According to the organisers and exhibitors of the Consumer Electronics Show in Lost Wages, Nevada, Microsoft is the past and – it would seem – that Google is very definitely the future. KitGuru battles insomnia/Jet Lag to check the facts.
We all think of the world as windows-based, multi-tasking, interwibble enabled and relatively easy for kiddies and fogies to use. But it wasn’t always that way. The first Disk Based Operating System (DOS) was basic, text based, monochrome, and the only advanced connections it understood were the keyboard and printer. Microsoft borrowed ideas from Xerox/Apple – and so Windows was born. In ‘Living Planet’ terms, this was the time when the first creatures would have crawled from the oceans and began to motor across the ground.
Well, at this year’s CES, the folks that claim to know say that the ‘meteor has struck, and no creature with an operating system cost of more than £25 will survive’.
Jason Oxman, senior vice president of Industry Affairs at the Consumer Electronics Association, says that the choice of keynote speaker for CES is based on the strongest themes present at the event.

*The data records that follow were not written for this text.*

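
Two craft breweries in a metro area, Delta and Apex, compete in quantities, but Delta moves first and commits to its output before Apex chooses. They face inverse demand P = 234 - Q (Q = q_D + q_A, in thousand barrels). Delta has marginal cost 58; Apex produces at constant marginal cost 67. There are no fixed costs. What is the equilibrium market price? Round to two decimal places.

104.25

Solve by backward induction. Given q_D, the follower Apex maximises π_A = (234 - q_D - q_A)q_A - 67q_A.
Follower FOC: 167 - q_D - 2q_A = 0, so q_A(q_D) = (167 - q_D)/2.
The leader anticipates this reaction. Substituting into P = 234 - Q gives P = 301/2 - (1/2)q_D, so π_D = (301/2 - (1/2)q_D)q_D - 58q_D.
Maximising: ∂π_D/∂q_D = 185/2 - q_D = 0, giving q_D = 185/2.
Then q_A = (167 - 185/2)/2 = 149/4.
Total output Q = 519/4, so price P = 234 - 519/4 = 417/4.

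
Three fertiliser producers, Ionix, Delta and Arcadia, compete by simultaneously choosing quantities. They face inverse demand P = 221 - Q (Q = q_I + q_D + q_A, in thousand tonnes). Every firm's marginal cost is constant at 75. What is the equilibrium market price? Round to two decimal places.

111.50

A representative firm's profit is π_i = q_i(221 - Q) - 75q_i.
Setting ∂π_i/∂q_i = 0 with rivals' quantities fixed: 146 - 2q_i - Σ_{j≠i} q_j = 0.
By symmetry each firm produces the same amount; substituting Σ_{j≠i} q_j = 2q_i yields q_i = 146/4 = 73/2.
Total output Q = 219/2, so price P = 221 - 219/2 = 223/2.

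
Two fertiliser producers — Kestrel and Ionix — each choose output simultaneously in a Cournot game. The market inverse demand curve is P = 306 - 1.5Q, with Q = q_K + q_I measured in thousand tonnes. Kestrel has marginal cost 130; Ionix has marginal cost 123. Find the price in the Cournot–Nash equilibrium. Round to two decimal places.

186.33

Kestrel's profit: π_K = (306 - 1.5Q)q_K - (130q_K). Setting ∂π_K/∂q_K = 0: 176 - 3q_K - (3/2)(q_I) = 0.
Ionix's first-order condition: 183 - 3q_I - (3/2)(q_K) = 0.
Rearranging gives the reaction functions q_K = (176 - (3/2)q_I)/3 and q_I = (183 - (3/2)q_K)/3.
Substituting one into the other gives q_K = 338/9 and q_I = 380/9.
Total output Q = 718/9, so price P = 306 - (3/2)·(718/9) = 559/3.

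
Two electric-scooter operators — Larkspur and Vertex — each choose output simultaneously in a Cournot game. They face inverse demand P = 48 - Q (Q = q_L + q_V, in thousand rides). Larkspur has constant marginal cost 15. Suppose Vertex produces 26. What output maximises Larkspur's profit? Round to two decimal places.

With the rival's output fixed at 26, Larkspur's profit is π_L = (48 - 26 - q_L)q_L - (15q_L) = (22 - q_L)q_L - (15q_L).
∂π_L/∂q_L = 7 - 2q_L = 0, so q_L = 7/2.

3.50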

We know already that Microsoft will not be invited back to speak with the crowds next year, which is a big bucket of iced water on Windows 8.
Google’s Android operating system had been as sh*t as early versions of Windows. It had caused companies like Samsung to spend millions and millions of dollars to try and make it work. It’s only recently managed to integrate Flash (a powerful Apple differentiator) and the standards have been as varied as World Heavyweight Championship belts.

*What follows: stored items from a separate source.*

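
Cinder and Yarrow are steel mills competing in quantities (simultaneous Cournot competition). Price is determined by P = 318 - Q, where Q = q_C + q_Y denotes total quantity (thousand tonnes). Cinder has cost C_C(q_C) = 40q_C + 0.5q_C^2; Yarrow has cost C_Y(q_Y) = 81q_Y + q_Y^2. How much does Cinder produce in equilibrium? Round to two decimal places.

Cinder's profit: π_C = (318 - Q)q_C - (40q_C + (1/2)q_C²). Setting ∂π_C/∂q_C = 0: 278 - 3q_C - (q_Y) = 0.
Yarrow's first-order condition: 237 - 4q_Y - (q_C) = 0.
Best responses: q_C = (278 - q_Y)/3, q_Y = (237 - q_C)/4.
Substituting one into the other gives q_C = 875/11 and q_Y = 433/11.

79.55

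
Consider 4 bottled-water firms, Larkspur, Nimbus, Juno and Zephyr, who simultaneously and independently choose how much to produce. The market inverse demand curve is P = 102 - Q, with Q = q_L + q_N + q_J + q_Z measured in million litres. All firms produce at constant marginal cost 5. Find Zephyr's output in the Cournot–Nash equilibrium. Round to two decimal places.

19.40

Each firm earns π_i = (102 - Q)q_i - 5q_i.
First-order condition (treating rivals' output as given): 97 - 2q_i - Σ_{j≠i} q_j = 0.
By symmetry each firm produces the same amount; substituting Σ_{j≠i} q_j = 3q_i yields q_i = 97/5.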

But, 2012 is likely to be Google’s 1995. The launch of Windows 95 was a turning point for Microsoft’s Windows operating system (although it took 7 more years and Windows XP to really become crowned as the people’s champion of the desktop). Overall, Android has been going for just under 5 years, but its impact has been significant. In terms of versions, we have just nudged past version 4 (Ice Cream Sandwich – which combines the biscuity goodness of Gingerbread and a true love of the modern-day smartphone interface.

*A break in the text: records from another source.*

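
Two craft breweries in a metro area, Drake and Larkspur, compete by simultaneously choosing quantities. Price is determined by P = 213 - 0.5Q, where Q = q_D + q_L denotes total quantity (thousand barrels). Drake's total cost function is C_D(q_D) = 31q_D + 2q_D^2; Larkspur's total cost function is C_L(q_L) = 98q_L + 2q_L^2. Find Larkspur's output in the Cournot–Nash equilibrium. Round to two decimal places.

19.56

Drake's profit: π_D = (213 - 0.5Q)q_D - (31q_D + 2q_D²). Setting ∂π_D/∂q_D = 0: 182 - 5q_D - (1/2)(q_L) = 0.
Larkspur's profit: π_L = (213 - 0.5Q)q_L - (98q_L + 2q_L²). Setting ∂π_L/∂q_L = 0: 115 - 5q_L - (1/2)(q_D) = 0.
So q_D = (182 - (1/2)q_L)/5 and q_L = (115 - (1/2)q_D)/5.
Solving the pair: q_D = 310/9, q_L = 176/9.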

At the time of writing, this Android stuff is being used by around 130 million people – and more than 10 billion apps had been downloaded from the Android App Store. So how popular is it now? Well the ‘Opinions for Hire’ specialists at Gartner say that more than half the smartphones shipping in 2012 will have some form of Android installed. The guy who runs Android/mobile for Google, Andy Rubin, reckons that almost three quarters of a million Android installations are being activated every day (although it’s not clear how many of those will be ‘multiple installs on the same device’, either as upgrades or because the previous version failed to work.
KitGuru says: So it seems that Microsoft is heading the way of Compaq, Novell and 3Dfx – to become a footnote in the history of computing. While the brand is certain to continue for sometime, its new acquisitions like Skype (and, rumour has it, Blackberry) are much more likely to be ‘all-pervasive’ than a complete operating system that demands almost 100 of your hard earned pounds.